骨は体を支えたり、内臓を守ったりなど、体にとって大切な役割をしています。しかし、年齢とともに骨密度は減少し、骨が脆くなり、ちょっとしたことで骨折しやすくなります。その結果、寝たきりになってしまうことも……そうならないためにも、いつまでも健康で丈夫な骨を維持したいですね。今回は、健康な骨をつくるポイントをご紹介します。
骨の役割
人間の体は、約200個の骨の組み合わせで支えられています。骨は「体を支える」以外にも、「内臓を強い衝撃から守る」「筋肉や腱などと結びつき、関節を支点として体を動かす」「カルシウムやミネラルの貯蔵庫」「造血作用」など、実にいろいろな役割を担っています。
骨は常にリニューアルされている
人間の体は、古い細胞から新しい細胞へ入れ替わることで常につくり替えられています。これを新陳代謝といいます。新陳代謝に要する期間は細胞によって違いますが、骨は若い人で3年程度、高齢になると5〜10年程度かかります。
骨の新陳代謝には、骨を壊す「破骨細胞」と骨をつくる「骨芽細胞」の2つが関係しています。古くなった骨を破骨細胞が壊し(骨吸収)、壊された部分を骨芽細胞が修復して、新しい骨につくり替えています(骨形成)。修復の際に必要な栄養素が「カルシウム」です!
骨粗鬆症とは?
健康診断の結果サポートをしていると、骨粗鬆症に該当する方が意外に多くいます。骨粗鬆症の「鬆」は、「大根などにスが入る」というときの「ス」のこと。文字通り骨がスカスカになって骨密度が減り、弱く脆くなって骨折しやすくなるのが骨粗鬆症です。

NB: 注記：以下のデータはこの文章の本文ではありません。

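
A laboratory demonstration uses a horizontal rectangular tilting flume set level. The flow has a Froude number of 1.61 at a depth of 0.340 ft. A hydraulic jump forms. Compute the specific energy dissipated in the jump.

ΔE = 0.0267 ft

Fr₁ = 1.61 (given).
From the momentum equation for a rectangular channel, y₂/y₁ = ½[√(1 + 8Fr₁²) − 1] = ½[√21.74 − 1] = 1.83.
y₂ = 1.83 × 0.340 = 0.623 ft.
Head loss: ΔE = (y₂ − y₁)³/(4y₁y₂) = (0.623 − 0.340)³/(4×0.340×0.623) = 0.0226/0.847 = 0.0267 ft.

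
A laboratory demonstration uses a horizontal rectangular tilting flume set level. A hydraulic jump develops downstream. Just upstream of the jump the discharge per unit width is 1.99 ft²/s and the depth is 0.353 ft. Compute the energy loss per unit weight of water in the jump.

ΔE = 0.0355 ft

V₁ = q/y₁ = 1.99/0.353 = 5.64 ft/s. Fr₁ = V₁/√(g·y₁) = 5.64/√(32.2×0.353) = 1.67.
From the momentum equation for a rectangular channel, y₂/y₁ = ½[√(1 + 8Fr₁²) − 1] = ½[√23.37 − 1] = 1.92.
y₂ = 1.92 × 0.353 = 0.677 ft.
Head loss: ΔE = (y₂ − y₁)³/(4y₁y₂) = (0.677 − 0.353)³/(4×0.353×0.677) = 0.0339/0.955 = 0.0355 ft.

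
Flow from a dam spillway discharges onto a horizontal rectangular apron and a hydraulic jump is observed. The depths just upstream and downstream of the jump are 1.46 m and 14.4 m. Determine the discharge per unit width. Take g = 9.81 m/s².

q = 40.4 m²/s

For a rectangular channel the momentum equation gives q² = ½·g·y₁·y₂·(y₁ + y₂) = ½×9.81×1.46×14.4×15.9 = 1636.
q = √1636 = 40.4 m²/s.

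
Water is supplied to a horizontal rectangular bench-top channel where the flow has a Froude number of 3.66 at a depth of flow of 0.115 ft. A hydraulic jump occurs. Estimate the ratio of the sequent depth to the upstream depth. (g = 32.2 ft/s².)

y₂/y₁ = 4.70

Fr₁ = 3.66 (given).
Bélanger equation: y₂/y₁ = ½[√(1 + 8Fr₁²) − 1] = ½[√108.2 − 1] = 4.70.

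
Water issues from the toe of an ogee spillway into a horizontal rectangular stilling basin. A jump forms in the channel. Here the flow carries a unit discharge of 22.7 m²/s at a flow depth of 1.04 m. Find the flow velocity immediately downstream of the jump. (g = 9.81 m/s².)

V₁ = q/y₁ = 22.7/1.04 = 21.8 m/s. Fr₁ = V₁/√(g·y₁) = 21.8/√(9.81×1.04) = 6.83.
Conjugate-depth relation: y₂/y₁ = ½[√(1 + 8Fr₁²) − 1] = ½[√374.6 − 1] = 9.18.
y₂ = 9.18 × 1.04 = 9.54 m.
V₂ = q/y₂ = 22.7/9.54 = 2.38 m/s.

V₂ = 2.38 m/s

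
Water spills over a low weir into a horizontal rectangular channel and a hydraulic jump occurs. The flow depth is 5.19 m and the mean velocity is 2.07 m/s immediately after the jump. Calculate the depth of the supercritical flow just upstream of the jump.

Fr₂ = V₂/√(g·y₂) = 2.07/√(9.81×5.19) = 0.290.
Since the conjugate-depth ratio holds either way, y₁/y₂ = ½[√(1 + 8Fr₂²) − 1] = ½[√1.673 − 1] = 0.147.
y₁ = 0.147 × 5.19 = 0.762 m.

y₁ = 0.762 m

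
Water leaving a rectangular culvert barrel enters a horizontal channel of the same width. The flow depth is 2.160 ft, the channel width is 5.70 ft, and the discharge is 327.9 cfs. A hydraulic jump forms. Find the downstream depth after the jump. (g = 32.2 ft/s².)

y₂ = 8.735 ft

q = Q/b = 327.9/5.70 = 57.53 ft²/s; V₁ = q/y₁ = 26.63 ft/s. Fr₁ = V₁/√(g·y₁) = 3.193.
Sequent-depth ratio: y₂/y₁ = ½[√(1 + 8Fr₁²) − 1] = ½[√82.584 − 1] = 4.044.
y₂ = 4.044 × 2.160 = 8.735 ft.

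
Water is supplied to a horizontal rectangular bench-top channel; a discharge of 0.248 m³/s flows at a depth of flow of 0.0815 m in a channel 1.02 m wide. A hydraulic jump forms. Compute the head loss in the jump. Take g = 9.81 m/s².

q = Q/b = 0.248/1.02 = 0.243 m²/s; V₁ = q/y₁ = 2.98 m/s. Fr₁ = V₁/√(g·y₁) = 3.34.
From the momentum equation for a rectangular channel, y₂/y₁ = ½[√(1 + 8Fr₁²) − 1] = ½[√90.05 − 1] = 4.24.
y₂ = 4.24 × 0.0815 = 0.346 m.
Head loss: ΔE = (y₂ − y₁)³/(4y₁y₂) = (0.346 − 0.0815)³/(4×0.0815×0.346) = 0.0185/0.113 = 0.164 m.

ΔE = 0.164 m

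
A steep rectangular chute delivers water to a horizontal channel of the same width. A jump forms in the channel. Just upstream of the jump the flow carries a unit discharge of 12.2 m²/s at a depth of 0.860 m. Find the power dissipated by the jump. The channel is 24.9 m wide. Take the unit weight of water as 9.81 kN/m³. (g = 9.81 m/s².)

V₁ = q/y₁ = 12.2/0.860 = 14.2 m/s. Fr₁ = V₁/√(g·y₁) = 14.2/√(9.81×0.860) = 4.88.
Bélanger equation: y₂/y₁ = ½[√(1 + 8Fr₁²) − 1] = ½[√191.8 − 1] = 6.43.
y₂ = 6.43 × 0.860 = 5.53 m.
Head loss: ΔE = (y₂ − y₁)³/(4y₁y₂) = (5.53 − 0.860)³/(4×0.860×5.53) = 102/19.0 = 5.34 m.
Q = q·b = 12.2 × 24.9 = 304 m³/s. P = γ·Q·ΔE = 9.81 × 304 × 5.34 = 15923 kW.

P = 15923 kW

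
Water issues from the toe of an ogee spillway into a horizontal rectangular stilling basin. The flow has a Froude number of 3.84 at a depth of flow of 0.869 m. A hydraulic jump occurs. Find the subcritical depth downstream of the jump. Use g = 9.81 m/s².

Fr₁ = 3.84 (given).
Conjugate-depth relation: y₂/y₁ = ½[√(1 + 8Fr₁²) − 1] = ½[√119.0 − 1] = 4.95.
y₂ = 4.95 × 0.869 = 4.30 m.

y₂ = 4.30 m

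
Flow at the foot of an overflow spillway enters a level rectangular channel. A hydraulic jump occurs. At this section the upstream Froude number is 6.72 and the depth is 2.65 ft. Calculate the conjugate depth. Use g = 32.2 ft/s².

Fr₁ = 6.72 (given).
By Bélanger, y₂/y₁ = ½[√(1 + 8Fr₁²) − 1] = ½[√362.3 − 1] = 9.02.
y₂ = 9.02 × 2.65 = 23.9 ft.

y₂ = 23.9 ft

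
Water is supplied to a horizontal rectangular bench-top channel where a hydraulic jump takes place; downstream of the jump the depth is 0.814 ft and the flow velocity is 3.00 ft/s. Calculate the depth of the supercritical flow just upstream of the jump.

Fr₂ = V₂/√(g·y₂) = 3.00/√(32.2×0.814) = 0.586.
From the momentum equation (using Fr₂), y₁/y₂ = ½[√(1 + 8Fr₂²) − 1] = ½[√3.747 − 1] = 0.468.
y₁ = 0.468 × 0.814 = 0.381 ft.

y₁ = 0.381 ft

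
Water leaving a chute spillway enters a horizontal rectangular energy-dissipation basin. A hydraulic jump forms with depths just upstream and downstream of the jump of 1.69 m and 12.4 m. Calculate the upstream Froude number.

For a rectangular channel the momentum equation gives q² = ½·g·y₁·y₂·(y₁ + y₂) = ½×9.81×1.69×12.4×14.1 = 1448.
q = √1448 = 38.1 m²/s.
V₁ = q/y₁ = 22.5 m/s; Fr₁ = V₁/√(g·y₁) = 5.53.

Fr₁ = 5.53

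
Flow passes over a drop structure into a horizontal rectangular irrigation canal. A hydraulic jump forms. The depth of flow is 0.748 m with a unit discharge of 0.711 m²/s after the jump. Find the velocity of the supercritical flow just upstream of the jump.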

高齢になると増加する傾向にあり、特に閉経後の女性に多いのが特徴です。閉経すると骨の維持に大切な女性ホルモンであるエストロゲンが減少するため、骨吸収と骨形成のバランスが悪くなって骨密度が減り、骨が脆くなるからです。ほかに、加齢とともに腸管でのカルシウム吸収力が悪くなることや、カルシウムの吸収を助けるビタミンDをつくる働きが弱くなることも関係しています。 無理なダイエットによる栄養不足は、将来の骨密度に影響します。喫煙習慣、過度の飲酒がある人は、カルシウムの吸収が妨げられ、骨粗鬆症のリスクが高くなります。
骨を健康にするための食事
骨を健康にするためにカルシウムはとても重要ですが、ほかにも心がけたいポイントがあります。
【POINT】
①3つの栄養素を意識する!
- カルシウム
- ビタミンD
- ビタミンK
②日光に当たる
③運動をする
これら3つのポイントについて解説します。
①3つの栄養素を意識する!
基本はバランスのよい食事です。いくら3つの栄養素が大切だからといって、そればかりをとっていては栄養が偏り、上手に体で吸収されません。あくまでもバランスのよい食事を基本に、3つの栄養素の役割を理解し、それを多く含む食材を意識してとりましょう。
【3つの栄養素の役割】
栄養素 | 役割 | 多く含まれる食材 |
カルシウム | 体の中で一番多く存在するミネラル。骨や歯を形成する。筋肉の収縮にも関与。 | 牛乳・乳製品、大豆製品、小魚、青菜 など |
ビタミンD | 腸からのカルシウムの吸収を高め、骨形成を助ける。免疫機能を高める。 | 鮭、まいわし、きのこ類、きくらげ など |
ビタミンK | 骨に含まれるたんぱく質を活性化、カルシウムを骨へ沈着させ、骨形成を助ける。血液凝固作用。 | ほうれん草、モロヘイヤ、春菊、納豆 など |
②日光に当たる
腸からのカルシウム吸収を助けるビタミンDは、紫外線を浴びることで、皮膚でもつくることができます。そのため、日光に当たることが大切です。仕事などで建物の中にいることが多い人は、せめて休日には外に出て日光を浴びましょう。リフレッシュもできて気持ちいいですよ!
③運動をする
運動をすることで骨に負荷をかけ、刺激を与えると、骨をつくる細胞が活発になり、骨を強くします。
運動は健康維持のためにも継続してほしい習慣ですが、そのために時間が割けないこともありますよね。そんなときは、日常生活でこまめに動く、エスカレーターをやめて階段を使う、通勤時には一駅分歩くなどを心がけるだけでも十分効果的です。
骨を健康にするためには、バランスのよい食事をとり、外に出て日光に当たり、日常的に体を動かすこと。この3つのポイントは、骨粗鬆症を予防するためにも大切です! これからは骨を強くすることを考えながら行動してみましょう!